Monkey-apes barter with human-apes

by B. R. GOWANI

VIDEO/BBC/Youtube
“A cladogram with eight primate species. The different colored lines highlight nested groups – clades – of species. Clades include an ancestor species (which lived at the point where a line splits into two) and all its descendants. Hominidae is nested inside Hominoidea, which is in turn nested inside Anthropoidea. Biologists arrive at these groups by comparing species with respect to many of their characteristics, including at the DNA and protein level. Note that a human is as much of a simian as a macaque is, and an orangutan is as much of a hominid as a human is, but that a macaque is not a hominid.” Ape evolution/family tree by Fabio Mendes IMAGE/TEXT/Indiana University

the long-tailed macaques hang around Uluwatu Temple in Bali, Indonesia

these monkey-apes <1> do snatch things from human-apes <2> in no time

they seize smart phones, eye/sun glasses, slippers, caps, jewelry, etc

mind you, these things they don’t steal out of greed like human-apes do

but it’s a means to an end — the real goal is food

the job is done for a bartering purpose

science journalist Signe Dean is a bit harsh on these monkeys

how wild monkeys embraced the thug <3> life to sell stolen human valuables for food

Merriam Webster‘s definition of thug:

“a violent or brutish criminal or bully”

the monkeys hanging around the temple are not violent

nor are they brutish or criminal

yes, they are rough, one has to admit

once the temple staff gives food, they return the item without a 2nd thought

like most of the human beings, monkeys want to be treated equally

a monkey who got cucumber goes mad when another one gained a grape

VIDEO/TED/Youtube
VIDEO/Goa First/Youtube

recently, a monkey in Vrindavan, India stole a smart phone

Samsung’s Galaxy S25 Ultra worth rupees or Rs129, 999 or US $1505

the monkey thought: should I keep the phone …

but then, if I keep the phone …

I’ll be busy playing around with it

I’ll stop observing, thinking, imagining, fooling around

I won’t be too much social, familial, natural, that is, nature loving

an emergence of a new model will force me to steal or work to get it

please, don’t laugh — I am not kidding

dogs, oxens, camels, donkeys, mules, cows, horses, elephants, llamas, …

they do back-breaking stressful jobs in many places around the world

snakes, cormorants, eel, and others also work for human-apes

rats are used to detect minefields, seals and dolphins for military purpose

not to ignore the animals used in laboratories andd the cruelty they face

PETA aptly depicts the cruelty lab animals face

“Animals are infected with diseases that they would never normally contract, tiny mice grow tumors as large as their own bodies, kittens are purposely blinded, rats are made to suffer seizures, and primates’ skulls are cut open and electrodes are implanted in them.

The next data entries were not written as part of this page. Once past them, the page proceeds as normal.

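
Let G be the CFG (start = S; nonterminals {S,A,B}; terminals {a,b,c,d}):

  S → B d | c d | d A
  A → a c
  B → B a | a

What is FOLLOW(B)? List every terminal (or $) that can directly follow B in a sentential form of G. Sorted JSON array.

FIRST iteration:
round 1:
  A via A→a c: +{a}
  B via B→a: +{a}
  S via S→B d: +{a}
  S via S→c d: +{c}
  S via S→d A: +{d}
  FIRST[S]={a,c,d}  FIRST[A]={a}  FIRST[B]={a}
round 2: (stable)
  FIRST[S]={a,c,d}  FIRST[A]={a}  FIRST[B]={a}

FOLLOW iteration:
seed FOLLOW(S) with $
pass 1:
  B→B a: FOLLOW(B) ⊇ FIRST(a) = {a}; new: +{a}
  S→B d: FOLLOW(B) ⊇ FIRST(d) = {d}; new: +{d}
  S→d A: FOLLOW(A) ⊇ FOLLOW(S) ⊇ {$}; new: +{$}
  FOLLOW[S]={$}  FOLLOW[A]={$}  FOLLOW[B]={a,d}
pass 2: (no change)
  FOLLOW[S]={$}  FOLLOW[A]={$}  FOLLOW[B]={a,d}

FOLLOW(B) = ["a", "d"]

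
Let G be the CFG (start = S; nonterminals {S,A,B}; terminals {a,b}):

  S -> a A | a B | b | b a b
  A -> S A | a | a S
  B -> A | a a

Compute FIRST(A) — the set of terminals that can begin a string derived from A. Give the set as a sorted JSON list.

Compute FIRST by fixpoint:
pass 1:
  A via A→a: +{a}
  B via B→A: +{a}
  S via S→a A: +{a}
  S via S→b: +{b}
  FIRST(S)={a,b}  FIRST(A)={a}  FIRST(B)={a}
pass 2:
  A via A→S A: +{b}
  B via B→A: +{b}
  FIRST(S)={a,b}  FIRST(A)={a,b}  FIRST(B)={a,b}
pass 3: done
  FIRST(S)={a,b}  FIRST(A)={a,b}  FIRST(B)={a,b}

FIRST(A) = ["a", "b"]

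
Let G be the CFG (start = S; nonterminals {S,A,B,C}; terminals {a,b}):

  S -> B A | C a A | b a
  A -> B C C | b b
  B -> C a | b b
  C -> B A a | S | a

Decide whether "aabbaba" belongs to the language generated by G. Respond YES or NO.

CNF form of G:
  S -> B A | C X5 | T0 T1
  A -> B X2 | T0 T0
  B -> C T1 | T0 T0
  C -> B A | B X3 | C X4 | T0 T1 | a
  T0 -> b
  T1 -> a
  X2 -> C C
  X3 -> A T1
  X4 -> T1 A
  X5 -> T1 A

CYK table (by increasing span):
  cell(0,0) a: {C,T1}  orig:{C}
  cell(1,1) a: {C,T1}  orig:{C}
  cell(2,2) b: {T0}  orig:{}
  cell(3,3) b: {T0}  orig:{}
  cell(4,4) a: {C,T1}  orig:{C}
  cell(5,5) b: {T0}  orig:{}
  cell(6,6) a: {C,T1}  orig:{C}
  cell(0,1) aa: {B,X2}  orig:{B}
  cell(1,2) ab: ∅
  cell(2,3) bb: {A,B}
  cell(3,4) ba: {C,S}
  cell(4,5) ab: ∅
  cell(5,6) ba: {C,S}
  cell(0,2) aab: ∅
  cell(1,3) abb: {X4,X5}  orig:{}
  cell(2,4) bba: {X3}  orig:{}
  cell(3,5) bab: ∅
  cell(4,6) aba: {X2}  orig:{}
  cell(0,3) aabb: {C,S}
  cell(1,4) abba: ∅
  cell(2,5) bbab: ∅
  cell(3,6) baba: {X2}  orig:{}
  cell(0,4) aabba: {B,C,X2}  orig:{B,C}
  cell(1,5) abbab: ∅
  cell(2,6) bbaba: {A}
  cell(0,5) aabbab: ∅
  cell(1,6) abbaba: {X4,X5}  orig:{}
  cell(0,6) aabbaba: {C,S,X2}  orig:{C,S}

S ∈ T[0,6] ⇒ YES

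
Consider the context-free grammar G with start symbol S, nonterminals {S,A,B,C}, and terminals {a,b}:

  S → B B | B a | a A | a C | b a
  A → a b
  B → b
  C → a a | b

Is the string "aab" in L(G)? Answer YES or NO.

Convert to CNF:
  S -> B B | B T0 | T0 A | T0 C | T1 T0
  A -> T0 T1
  B -> b
  C -> T0 T0 | b
  T0 -> a
  T1 -> b

Fill CYK table bottom-up:
  cell(0,0) a: {T0}  orig:{}
  cell(1,1) a: {T0}  orig:{}
  cell(2,2) b: {B,C,T1}  orig:{B,C}
  cell(0,1) aa: {C}
  cell(1,2) ab: {A,S}
  cell(0,2) aab: {S}

S ∈ T[0,2] ⇒ YES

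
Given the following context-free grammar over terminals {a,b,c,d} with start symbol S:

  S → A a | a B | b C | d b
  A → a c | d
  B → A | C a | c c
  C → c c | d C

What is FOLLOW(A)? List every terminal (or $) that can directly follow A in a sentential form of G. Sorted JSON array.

FIRST sets, iterate to fixpoint:
[1]
  A via A→a c: +{a}
  A via A→d: +{d}
  B via B→A: +{a,d}
  B via B→c c: +{c}
  C via C→c c: +{c}
  C via C→d C: +{d}
  S via S→A a: +{a,d}
  S via S→b C: +{b}
  FIRST(S)={a,b,d}  FIRST(A)={a,d}  FIRST(B)={a,c,d}  FIRST(C)={c,d}
[2] done
  FIRST(S)={a,b,d}  FIRST(A)={a,d}  FIRST(B)={a,c,d}  FIRST(C)={c,d}

Compute FOLLOW by fixpoint:
FOLLOW(S) := {$}
iter 1:
  B→C a: FOLLOW(C) ⊇ FIRST(a) = {a}; new: +{a}
  S→A a: FOLLOW(A) ⊇ FIRST(a) = {a}; new: +{a}
  S→a B: FOLLOW(B) ⊇ FOLLOW(S) ⊇ {$}; new: +{$}
  S→b C: FOLLOW(C) ⊇ FOLLOW(S) ⊇ {$}; new: +{$}
  FOLLOW(S)={$}  FOLLOW(A)={a}  FOLLOW(B)={$}  FOLLOW(C)={$,a}
iter 2:
  B→A: FOLLOW(A) ⊇ FOLLOW(B) ⊇ {$}; new: +{$}
  FOLLOW(S)={$}  FOLLOW(A)={$,a}  FOLLOW(B)={$}  FOLLOW(C)={$,a}
iter 3: done
  FOLLOW(S)={$}  FOLLOW(A)={$,a}  FOLLOW(B)={$}  FOLLOW(C)={$,a}

FOLLOW(A) = ["$", "a"]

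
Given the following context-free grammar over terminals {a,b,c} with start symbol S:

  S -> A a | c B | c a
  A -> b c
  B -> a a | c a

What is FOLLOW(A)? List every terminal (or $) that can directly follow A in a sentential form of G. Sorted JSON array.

FIRST iteration:
iter 1:
  A via A→b c: +{b}
  B via B→a a: +{a}
  B via B→c a: +{c}
  S via S→A a: +{b}
  S via S→c B: +{c}
  S: {b,c}  A: {b}  B: {a,c}
iter 2: (no change)
  S: {b,c}  A: {b}  B: {a,c}

FOLLOW sets:
seed FOLLOW(S) with $
round 1:
  S→A a: FOLLOW(A) ⊇ FIRST(a) = {a}; new: +{a}
  S→c B: FOLLOW(B) ⊇ FOLLOW(S) ⊇ {$}; new: +{$}
  S: {$}  A: {a}  B: {$}
round 2: (stable)
  S: {$}  A: {a}  B: {$}

FOLLOW(A) = ["a"]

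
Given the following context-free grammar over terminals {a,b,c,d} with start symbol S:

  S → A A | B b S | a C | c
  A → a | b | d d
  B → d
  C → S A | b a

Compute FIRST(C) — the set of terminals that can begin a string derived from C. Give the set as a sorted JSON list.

Compute FIRST by fixpoint:
[1]
  A via A→a: +{a}
  A via A→b: +{b}
  A via A→d d: +{d}
  B via B→d: +{d}
  C via C→b a: +{b}
  S via S→A A: +{a,b,d}
  S via S→c: +{c}
  FIRST[S]={a,b,c,d}  FIRST[A]={a,b,d}  FIRST[B]={d}  FIRST[C]={b}
[2]
  C via C→S A: +{a,c,d}
  FIRST[S]={a,b,c,d}  FIRST[A]={a,b,d}  FIRST[B]={d}  FIRST[C]={a,b,c,d}
[3] (no change)
  FIRST[S]={a,b,c,d}  FIRST[A]={a,b,d}  FIRST[B]={d}  FIRST[C]={a,b,c,d}

FIRST(C) = ["a", "b", "c", "d"]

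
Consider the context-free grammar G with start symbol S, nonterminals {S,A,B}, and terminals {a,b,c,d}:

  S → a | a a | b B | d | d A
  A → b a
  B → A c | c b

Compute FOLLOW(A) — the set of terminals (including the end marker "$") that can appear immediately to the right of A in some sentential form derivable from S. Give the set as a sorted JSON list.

Compute FIRST by fixpoint:
pass 1:
  A via A→b a: +{b}
  B via B→A c: +{b}
  B via B→c b: +{c}
  S via S→a: +{a}
  S via S→b B: +{b}
  S via S→d: +{d}
  FIRST[S]={a,b,d}  FIRST[A]={b}  FIRST[B]={b,c}
pass 2: — fixpoint
  FIRST[S]={a,b,d}  FIRST[A]={b}  FIRST[B]={b,c}

FOLLOW iteration:
FOLLOW(S) := {$}
[1]
  B→A c: FOLLOW(A) ⊇ FIRST(c) = {c}; new: +{c}
  S→b B: FOLLOW(B) ⊇ FOLLOW(S) ⊇ {$}; new: +{$}
  S→d A: FOLLOW(A) ⊇ FOLLOW(S) ⊇ {$}; new: +{$}
  FOLLOW[S]={$}  FOLLOW[A]={$,c}  FOLLOW[B]={$}
[2] done
  FOLLOW[S]={$}  FOLLOW[A]={$,c}  FOLLOW[B]={$}

FOLLOW(A) = ["$", "c"]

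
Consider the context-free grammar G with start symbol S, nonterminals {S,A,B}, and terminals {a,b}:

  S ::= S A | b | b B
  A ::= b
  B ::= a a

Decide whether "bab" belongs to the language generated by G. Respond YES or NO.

Convert to CNF:
  S -> S A | T1 B | b
  A -> b
  B -> T0 T0
  T0 -> a
  T1 -> b

CYK fill:
  [0..0]={A,S,T1}  "b"  orig:{A,S}
  [1..1]={T0}  "a"  orig:{}
  [2..2]={A,S,T1}  "b"  orig:{A,S}
  [0..1]=∅  "ba"
  [1..2]=∅  "ab"
  [0..2]=∅  "bab"

S ∉ T[0,2] ⇒ NO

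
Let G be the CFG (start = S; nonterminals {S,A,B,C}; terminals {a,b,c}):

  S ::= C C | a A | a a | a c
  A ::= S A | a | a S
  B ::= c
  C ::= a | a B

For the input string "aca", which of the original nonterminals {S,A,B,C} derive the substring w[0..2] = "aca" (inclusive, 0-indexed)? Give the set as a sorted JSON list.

Convert to CNF:
  S -> C C | T0 A | T0 T0 | T0 T1
  A -> S A | T0 S | a
  B -> c
  C -> T0 B | a
  T0 -> a
  T1 -> c

Fill CYK table bottom-up — only the sub-triangle for w[0..2]:
  T[0,0] 'a' = {A,C,T0}  orig:{A,C}
  T[1,1] 'c' = {B,T1}  orig:{B}
  T[2,2] 'a' = {A,C,T0}  orig:{A,C}
  T[0,1] 'ac' = {C,S}
  T[1,2] 'ca' = ∅
  T[0,2] 'aca' = {A,S}

Original NTs in T[0,2] deriving "aca": ["A", "S"]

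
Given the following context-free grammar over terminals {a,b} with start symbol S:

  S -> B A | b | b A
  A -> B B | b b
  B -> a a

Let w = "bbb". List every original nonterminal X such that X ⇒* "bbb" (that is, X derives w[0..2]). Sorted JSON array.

CNF form of G:
  S -> B A | T0 A | b
  A -> B B | T0 T0
  B -> T1 T1
  T0 -> b
  T1 -> a

Fill CYK table bottom-up, restricted to cells inside w[0..2]:
  T[0,0] 'b' = {S,T0}  orig:{S}
  T[1,1] 'b' = {S,T0}  orig:{S}
  T[2,2] 'b' = {S,T0}  orig:{S}
  T[0,1] 'bb' = {A}
  T[1,2] 'bb' = {A}
  T[0,2] 'bbb' = {S}

Original NTs in T[0,2] deriving "bbb": ["S"]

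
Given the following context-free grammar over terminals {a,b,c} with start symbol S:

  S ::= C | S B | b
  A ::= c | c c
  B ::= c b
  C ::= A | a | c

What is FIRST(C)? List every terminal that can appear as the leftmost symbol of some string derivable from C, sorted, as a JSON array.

Compute FIRST by fixpoint:
pass 1:
  A via A→c: +{c}
  B via B→c b: +{c}
  C via C→A: +{c}
  C via C→a: +{a}
  S via S→C: +{a,c}
  S via S→b: +{b}
  FIRST[S]={a,b,c}  FIRST[A]={c}  FIRST[B]={c}  FIRST[C]={a,c}
pass 2: — fixpoint
  FIRST[S]={a,b,c}  FIRST[A]={c}  FIRST[B]={c}  FIRST[C]={a,c}

FIRST(C) = ["a", "c"]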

Experimenters force-feed chemicals to animals, conduct repeated surgeries on them, implant wires in their brains, crush their spines, and much more.”

People for the Ethical Treatment of Animals

each year more than 110 million animals are killed in US labs

our cousins, the capitalist human-apes even make human children work

so how the hell am I going to resist if they enslave me to work

it’s real hot, let me enjoy a mango drink as a barter for the smart phone

till the time I am free

future is uncertain

the world is changing very fast

the leaders are petty, hateful, ethnocentric/religiocentric

those power-loving human-apes don’t give a shit about us animals

but then they don’t give a damn about most of the human-apes either

NOTES

<1> Fabio Mendes to those who ask sarcastically as to how come apes are still around if we evolved from apes.

“We did not evolve from a modern, living ape, like a chimpanzee. We evolved and descended from the common ancestor of apes, which lived and died in the distant past. This means that we are related to other apes and that we are apes ourselves. And alongside us, the other living ape species have also evolved from that same common ancestor, and exist today in the wild and zoos.”

<2> Science communicator Cara Santa Maria points out the closeness between Bonobos, chimpanzees, and humans.

“Of the five living great apes (humans, gorillas, orangutans, chimpanzees, and bonobos), we share the highest DNA complement with chimps and bonobos (we only differ by ). To put that in perspective, we are closer to these ape relatives than they are to gorillas, closer than a dog is to a fox, or even an African elephant is to an Indian elephant. In fact, we (Homo) are thought to have diverged from Pan genus only 4-5 million years ago, an eyeblink in the grand evolutionary scheme of things.”

<3> Stephen Jay Gould is so right when he questions:

“Why should our nastiness be the baggage of an apish past and our kindness uniquely human? Why should we not seek continuity with other animals for our ‘noble’ traits as well?”